I gave a talk about the project on Thursday for the Online News Association Silicon Valley meetup and made connections with a bunch of interesting journalists from around the Bay Area.
Open Source works!
A highlight of last week was that a bunch of my projects gained new functionality through open source contributions!
- I landed three pull requests to Datasette from Tobias Kunze—a metadata fix, smarter database ordering and a long-wanted button to auto-indent SQL queries.
- datasette-leaflet-json is a plugin that I built last year but never promoted because it had a frustrating bug in it. Chris Shaw spotted and fixed the bug, and bumped the Leaflet version dependency too. These changes are now shipped as version 0.3.

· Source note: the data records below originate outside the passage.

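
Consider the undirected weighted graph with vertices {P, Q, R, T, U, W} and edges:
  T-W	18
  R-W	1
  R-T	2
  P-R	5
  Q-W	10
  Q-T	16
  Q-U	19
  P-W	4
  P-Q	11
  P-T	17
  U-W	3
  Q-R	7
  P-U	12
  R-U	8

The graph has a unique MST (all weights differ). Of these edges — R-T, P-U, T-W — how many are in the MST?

1

Sort edges by weight, then run Kruskal:
R-W (1): add — endpoints in different components.
R-T (2): add — endpoints in different components.
U-W (3): add — endpoints in different components.
P-W (4): add — endpoints in different components.
P-R (5): skip — P and R already connected.
Q-R (7): add — endpoints in different components.
MST edge set: {R-W, R-T, U-W, P-W, Q-R}.
Of the listed edges, {R-T} are in the MST → 1.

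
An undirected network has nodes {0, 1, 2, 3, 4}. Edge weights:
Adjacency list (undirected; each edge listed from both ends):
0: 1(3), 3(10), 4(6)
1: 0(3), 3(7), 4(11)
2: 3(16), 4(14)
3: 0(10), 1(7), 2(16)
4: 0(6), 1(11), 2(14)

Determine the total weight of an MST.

Sort edges by weight, then run Kruskal:
0 1 (3): add. Components now {0,1} {2} {3} {4}
0 4 (6): add. Components now {0,1,4} {2} {3}
1 3 (7): add. Components now {0,1,3,4} {2}
0 3 (10): skip — 0 and 3 already connected.
1 4 (11): skip — 1 and 4 already connected.
2 4 (14): add. Components now {0,1,2,3,4}
MST edges: 0 1, 0 4, 1 3, 2 4; total weight 3+6+7+14 = 30.

30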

- I quietly shipped a new plugin, datasette-render-timestamps, last week which identifies columns containing Unix-style timestamp integers and renders them as a readable string. Chris spotted that too, and added a feature to let you configure the formatting in a
metadata.json
plugin setting. It was the best kind of pull request, incorporating the fix, the tests and the documentation update all in a single commit. - Ishan Anand plans to use datasette-auth-github to hook into nginx authentication. He submitted a PR to refactor the
GithubAuth
class to support building that as a separate project.
Dogsheep
I started a very basic website for my Dogsheep personal analytics project.
I also started running various Dogsheep tools via cron on my personal Dogsheep server, to keep that set of databases automatically updated with my latest activity on various services.
Most excitingly, Tobias Kunze built the first independent Dogsheep-style tool: goodreads-to-sqlite!
As the name suggests, it imports your data from Goodreads into a SQLite database. It inspired me to create a Goodreads account which I will be using to track my book reading activity from now on.
Tobias wrote a fantastic blog post introducing the tool which includes some neat example queries and graphs.
In other Dogsheep news, I added an issue-comments command to github-to-sqlite for fetching all issue comments in a repo. My goal is to evolve that tool to the point where it can import all relevant data from all of my repositories and give me a single Datasette-powered dashboard for keeping track of everything in one place.